Free-to-play team shooter Dirty Bomb never drew the crowds it deserved. Slightly wonky business model aside (now no longer an issue - the game is proper-free now), it was fast, satisfying and skilful stuff. Not surprising, as developers Splash Damage are as veteran as they come - they're the crew behind the excellent Wolfenstein: Enemy Territory back in 2003, and several iterations on the formula since. They've got a lot to teach, and have released their original design document for the game (formerly exclusive to Kickstarter backers) free for all. Grab it, an art-book and the game's soundtrack here.
I must tip my (imaginary) hat to Splash Damage for handling this so well. Dirty Bomb's final 'version 1.0' update went by almost without fanfare, despite the years of work and effort that went into it. Making the game free and releasing the design document are both class acts, and may give hopeful up-and-coming developers a little more insight into how a competitive shooter gets made. Between that and the game itself being available to poke around free, it acts as a good case study for anyone thinking of following in Slash Damage's footsteps, and identify what may not have worked so well.

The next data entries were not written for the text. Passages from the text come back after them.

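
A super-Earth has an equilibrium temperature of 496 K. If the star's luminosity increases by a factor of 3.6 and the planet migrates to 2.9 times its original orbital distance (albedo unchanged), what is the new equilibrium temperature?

T_eq ∝ L^(1/4) · d^(−1/2).
T′ = 496 × 3.6^(1/4) / 2.9^(1/2) = 401 K.

T_eq ≈ 401 K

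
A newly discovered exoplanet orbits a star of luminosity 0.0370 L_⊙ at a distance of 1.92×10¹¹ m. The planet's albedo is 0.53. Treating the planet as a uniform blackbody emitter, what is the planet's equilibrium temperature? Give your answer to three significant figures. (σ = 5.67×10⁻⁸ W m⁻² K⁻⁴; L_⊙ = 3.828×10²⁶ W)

L = 0.0370 × 3.828×10²⁶ = 1.42×10²⁵ W.
Flux: S = L/(4πd²) = 1.42×10²⁵/(4π×(1.92×10¹¹)²) = 30.6 W m⁻².
Energy balance: absorbed = emitted ⇒ πR²·S(1−A) = 4πR²·σT_eq⁴, so T_eq⁴ = S(1−A)/(4σ).
T_eq = [30.6 × 0.47 / (4 × 5.67×10⁻⁸)]^(1/4) = (6.34×10⁷)^(1/4) = 89.2 K.

T_eq ≈ 89.2 K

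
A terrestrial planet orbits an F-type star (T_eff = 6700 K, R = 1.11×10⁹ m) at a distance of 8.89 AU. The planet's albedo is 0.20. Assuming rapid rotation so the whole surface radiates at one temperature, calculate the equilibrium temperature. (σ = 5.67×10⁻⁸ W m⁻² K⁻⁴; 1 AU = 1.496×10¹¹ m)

T_eq ≈ 129 K

d = 8.89 AU = 1.33×10¹² m.
L = 4πR_⋆²σT_⋆⁴ = 4π(1.11×10⁹)² × 5.67×10⁻⁸ × (6700)⁴ = 1.77×10²⁷ W.
S = L/(4πd²) = 79.6 W m⁻².
Energy balance: absorbed = emitted ⇒ πR²·S(1−A) = 4πR²·σT_eq⁴, so T_eq⁴ = S(1−A)/(4σ).
T_eq = [79.6 × 0.80 / (4 × 5.67×10⁻⁸)]^(1/4) = (2.81×10⁸)^(1/4) = 129 K.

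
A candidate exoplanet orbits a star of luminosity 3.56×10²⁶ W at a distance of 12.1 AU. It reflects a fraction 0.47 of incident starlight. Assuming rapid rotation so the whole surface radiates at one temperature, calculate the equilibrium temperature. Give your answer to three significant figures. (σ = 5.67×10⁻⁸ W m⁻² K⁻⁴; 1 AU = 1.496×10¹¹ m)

T_eq ≈ 67.0 K

d = 12.1 AU = 1.81×10¹² m.
Flux: S = L/(4πd²) = 3.56×10²⁶/(4π×(1.81×10¹²)²) = 8.65 W m⁻².
Energy balance: absorbed = emitted ⇒ πR²·S(1−A) = 4πR²·σT_eq⁴, so T_eq⁴ = S(1−A)/(4σ).
T_eq = [8.65 × 0.53 / (4 × 5.67×10⁻⁸)]^(1/4) = (2.02×10⁷)^(1/4) = 67.0 K.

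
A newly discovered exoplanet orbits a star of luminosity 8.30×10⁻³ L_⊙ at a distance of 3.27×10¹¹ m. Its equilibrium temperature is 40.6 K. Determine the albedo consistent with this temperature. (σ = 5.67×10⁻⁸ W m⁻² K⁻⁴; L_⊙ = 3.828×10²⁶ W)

L = 8.30×10⁻³ × 3.828×10²⁶ = 3.18×10²⁴ W.
Flux: S = L/(4πd²) = 3.18×10²⁴/(4π×(3.27×10¹¹)²) = 2.36 W m⁻².
From T_eq⁴ = S(1−A)/(4σ): 1−A = 4σT_eq⁴/S.
1−A = 4 × 5.67×10⁻⁸ × (40.6)⁴ / 2.36 = 0.261.

A ≈ 0.74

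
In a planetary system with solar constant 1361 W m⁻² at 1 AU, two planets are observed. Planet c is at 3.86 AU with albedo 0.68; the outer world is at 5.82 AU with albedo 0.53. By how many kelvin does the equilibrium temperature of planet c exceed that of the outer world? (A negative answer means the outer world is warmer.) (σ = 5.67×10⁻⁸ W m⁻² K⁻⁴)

T_eq = [S₀(1−A)/(4σd²)]^(1/4), so T ∝ (1−A)^(1/4) / √d.
T₁ = [1361×0.32/(4×5.67×10⁻⁸×3.86²)]^(1/4) = 106.55 K.
T₂ = [1361×0.47/(4×5.67×10⁻⁸×5.82²)]^(1/4) = 95.52 K.

ΔT ≈ 11.0 K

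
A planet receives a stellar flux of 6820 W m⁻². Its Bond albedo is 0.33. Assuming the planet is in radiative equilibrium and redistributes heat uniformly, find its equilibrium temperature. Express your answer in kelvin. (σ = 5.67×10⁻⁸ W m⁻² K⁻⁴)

T_eq ≈ 377 K

Energy balance: absorbed = emitted ⇒ πR²·S(1−A) = 4πR²·σT_eq⁴, so T_eq⁴ = S(1−A)/(4σ).
T_eq = [6820 × 0.67 / (4 × 5.67×10⁻⁸)]^(1/4) = (2.01×10¹⁰)^(1/4) = 377 K.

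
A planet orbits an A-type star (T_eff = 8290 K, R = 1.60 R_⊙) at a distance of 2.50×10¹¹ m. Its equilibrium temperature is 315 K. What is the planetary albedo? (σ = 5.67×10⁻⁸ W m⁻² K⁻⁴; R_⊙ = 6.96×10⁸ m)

A ≈ 0.58

R_⋆ = 1.60 × 6.96×10⁸ = 1.11×10⁹ m.
L = 4πR_⋆²σT_⋆⁴ = 4π(1.11×10⁹)² × 5.67×10⁻⁸ × (8290)⁴ = 4.17×10²⁷ W.
S = L/(4πd²) = 5310 W m⁻².
From T_eq⁴ = S(1−A)/(4σ): 1−A = 4σT_eq⁴/S.
1−A = 4 × 5.67×10⁻⁸ × (315)⁴ / 5310 = 0.420.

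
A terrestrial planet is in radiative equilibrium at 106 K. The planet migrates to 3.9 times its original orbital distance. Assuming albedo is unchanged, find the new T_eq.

T_eq ≈ 53.7 K

T_eq ∝ L^(1/4) · d^(−1/2).
T′ = 106 / 3.9^(1/2) = 53.7 K.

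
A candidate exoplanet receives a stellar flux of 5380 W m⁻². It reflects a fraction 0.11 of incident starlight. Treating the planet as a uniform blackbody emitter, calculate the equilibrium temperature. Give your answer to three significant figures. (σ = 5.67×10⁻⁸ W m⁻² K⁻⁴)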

The design document itself is a massive 300+ page book, dense with graphs, math and deep dives on fundamental genre concepts. There are explanations on exactly how recoil works in the game, how accuracy is affected by movement and aiming states and plenty of clever bits of grey-box map design. If you want to see how a multiplayer map goes from first concepts to finished and heavily playtested space, it's a great little read, and you might even pick up some tricks. Some of the character profile pages are good for a laugh, too - sassy swordsman Phantom was apparently envisioned as part Deadpool, part Brony.
You can grab the books and soundtrack here, and if you've somehow not played it yet, Dirty Bomb is still semi-decently populated, and now entirely free. No microtransactions, and new character unlocks come quickly. Grab it here on Steam.